Since his victory here 12 months ago – which completed the box set with his 2015 Moto2™ and 2013 Moto3™ triumphs Down Under – Rins won Suzuki’s final race before departing at Valencia, signed with LCR Honda, won on his third start with his new team in Texas, broke his leg in Italy and had multiple surgeries, got married to Alexandra while confined to a wheelchair in July and signed a 2024 deal with Yamaha while he was recovering in August. He’s finished just four Grands Prix since last venturing to Australian shores.

Last weekend’s comeback in Indonesia was tough on Rins, and not just because of the scorching-hot temperatures that saw the track baking at close to 60 degrees for the 27-lap Lombok race. Rusty after more than 100 days without racing and still battling the pain barrier, Rins persevered in an attritional race where seven riders didn’t see the chequered flag to finish ninth, the final 10 laps an ordeal as his lack of match fitness and throbbing right leg took their toll.

“I was a bit scared because after the race I was feeling more pain, but I am demanding more than my muscle or my leg can support, so it’s normal,” Rins said.

“After the race, when I got back to the (pit) box, I was chatting with the team and then I couldn’t stand down from the bike.

“For me it was like a podium – we struggled a lot, many days in the hospital, so to achieve this was a really, really great result.”

Rins’ time with LCR Honda has been short and – at least for one weekend – sweet.
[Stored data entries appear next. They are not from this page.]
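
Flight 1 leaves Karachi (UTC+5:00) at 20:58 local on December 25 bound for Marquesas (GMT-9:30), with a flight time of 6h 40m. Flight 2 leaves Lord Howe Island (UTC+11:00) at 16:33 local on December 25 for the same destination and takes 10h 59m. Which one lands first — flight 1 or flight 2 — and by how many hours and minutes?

Flight 1 in UTC: 20:58 − 5:00 = 15:58 on Dec 25.
+6 hours 40 minutes → arrive 22:38 UTC on Dec 25.
Flight 2 in UTC: 16:33 − 11:00 = 05:33 on Dec 25.
+10 hours 59 minutes → arrive 16:32 UTC on Dec 25.
Flight 2 lands earlier by 6 hours 6 minutes.

the second, by 6 hours 6 minutes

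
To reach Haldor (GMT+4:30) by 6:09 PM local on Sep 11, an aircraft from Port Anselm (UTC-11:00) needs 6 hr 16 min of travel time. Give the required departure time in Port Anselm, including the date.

Target arrival in UTC: 6:09 PM − 4:30 = 1:39 PM on Sep 11.
Subtract 6 hours 16 minutes → departure 7:23 AM UTC on Sep 11.
Port Anselm is UTC−11:00: 7:23 AM − 11:00 = 8:23 PM on Sep 10.

8:23 PM on September 10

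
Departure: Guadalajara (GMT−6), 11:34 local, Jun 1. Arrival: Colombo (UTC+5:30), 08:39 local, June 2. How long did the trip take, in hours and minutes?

Departure in UTC: 11:34 + 6:00 = 17:34 on Jun 1.
Arrival in UTC: 08:39 − 5:30 = 03:09 on Jun 2.
Elapsed = 03:09 − 17:34 (+1 day) = 9 hours 35 minutes.

9 hours 35 minutes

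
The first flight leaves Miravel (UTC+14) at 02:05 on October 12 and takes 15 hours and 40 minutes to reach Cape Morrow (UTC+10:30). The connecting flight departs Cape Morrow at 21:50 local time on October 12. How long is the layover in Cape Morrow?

Convert departure to UTC: 02:05 − 14:00 = 12:05 UTC on Oct 11.
Add 15 hours 40 minutes flight time → 03:45 UTC (Oct 12).
Cape Morrow is UTC+10:30, so local arrival = 03:45 + 10:30 = 14:15 on Oct 12.
Layover = 21:50 − 14:15 = 7 hours 35 minutes.

7 hours 35 minutes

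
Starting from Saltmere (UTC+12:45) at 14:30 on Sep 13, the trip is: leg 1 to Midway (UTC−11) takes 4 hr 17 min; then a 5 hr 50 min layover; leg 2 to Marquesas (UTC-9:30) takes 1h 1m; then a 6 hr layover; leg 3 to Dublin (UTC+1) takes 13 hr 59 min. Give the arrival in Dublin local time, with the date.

09:52 on September 14

Convert departure to UTC: 14:30 − 12:45 = 01:45 UTC on Sep 13.
Add 4 hours and 17 minutes leg 1 → 06:02 UTC.
Add 5 hours and 50 minutes layover in Midway → 11:52 UTC.
Add 1 hour 1 minute leg 2 → 12:53 UTC.
Add 6 hours layover in Marquesas → 18:53 UTC.
Add 13 hours 59 minutes leg 3 → 08:52 UTC (Sep 14).
Dublin is UTC+1:00, so local arrival = 08:52 + 1:00 = 09:52 on Sep 14.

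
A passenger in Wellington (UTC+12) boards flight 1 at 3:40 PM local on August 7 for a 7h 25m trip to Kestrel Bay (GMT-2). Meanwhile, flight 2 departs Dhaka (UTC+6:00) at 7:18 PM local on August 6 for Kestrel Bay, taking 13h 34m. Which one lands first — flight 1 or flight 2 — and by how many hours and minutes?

Flight 1 in UTC: 3:40 PM − 12:00 = 3:40 AM on Aug 7.
+7 hours 25 minutes → arrive 11:05 AM UTC on Aug 7.
Flight 2 in UTC: 7:18 PM − 6:00 = 1:18 PM on Aug 6.
+13 hours and 34 minutes → arrive 2:52 AM UTC on Aug 7.
Flight 2 lands earlier by 8 hours 13 minutes.

the second, by 8 hours 13 minutes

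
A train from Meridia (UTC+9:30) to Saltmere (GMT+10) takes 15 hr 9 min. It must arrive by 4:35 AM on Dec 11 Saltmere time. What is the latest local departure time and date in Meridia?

Target arrival in UTC: 4:35 AM − 10:00 = 6:35 PM on Dec 10.
Subtract 15 hours 9 minutes → departure 3:26 AM UTC on Dec 10.
Meridia is UTC+9:30: 3:26 AM + 9:30 = 12:56 PM on Dec 10.

12:56 PM on December 10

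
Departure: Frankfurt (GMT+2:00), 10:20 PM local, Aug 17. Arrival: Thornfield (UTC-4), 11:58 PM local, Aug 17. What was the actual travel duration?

7 hours 38 minutes

Departure in UTC: 10:20 PM − 2:00 = 8:20 PM on Aug 17.
Arrival in UTC: 11:58 PM + 4:00 = 3:58 AM on Aug 18.
Elapsed = 3:58 AM − 8:20 PM (+1 day) = 7 hours 38 minutes.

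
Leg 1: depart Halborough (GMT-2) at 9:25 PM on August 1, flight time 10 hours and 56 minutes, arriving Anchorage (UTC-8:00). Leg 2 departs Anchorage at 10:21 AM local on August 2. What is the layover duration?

Convert departure to UTC: 9:25 PM + 2:00 = 11:25 PM UTC on Aug 1.
Add 10 hours and 56 minutes flight time → 10:21 AM UTC (Aug 2).
Anchorage is UTC−8:00, so local arrival = 10:21 AM − 8:00 = 2:21 AM on Aug 2.
Layover = 10:21 AM − 2:21 AM = 8 hours.

8 hours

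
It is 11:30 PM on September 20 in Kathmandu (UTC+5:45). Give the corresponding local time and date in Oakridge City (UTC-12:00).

Oakridge City is 17:45 behind Kathmandu.
Shift by the zone difference: 11:30 PM − 17:45 = 5:45 AM on Sep 20 in Oakridge City.

5:45 AM on September 20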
His win at the Circuit of the Americas in April – like Phillip Island, another track where he’s won in all three classes – was notable for the complete command he displayed, and an outlier given the other five Honda riders who’ve raced in 2023 have taken one Grand Prix podium between them since.

Rins might have been seen as the perfect replacement for Marc Marquez at the Repsol Honda squad alongside old Suzuki teammate Joan Mir, but by the time Marquez dropped the bombshell that he was bailing out on Honda to head to Gresini Ducati, Rins had inked a deal to become Fabio Quartararo’s teammate in blue for 2024.

It's a move that puts Rins in line – along with Maverick Vinales and Jack Miller – to become the first rider to win premier-class races with three different manufacturers, but that’s a task for next year. Of more immediate importance – after he’d navigated those 15 stairs back down to the paddock – is finishing up his time with Honda on the right note, starting at a track where he’s regularly hit the high ones.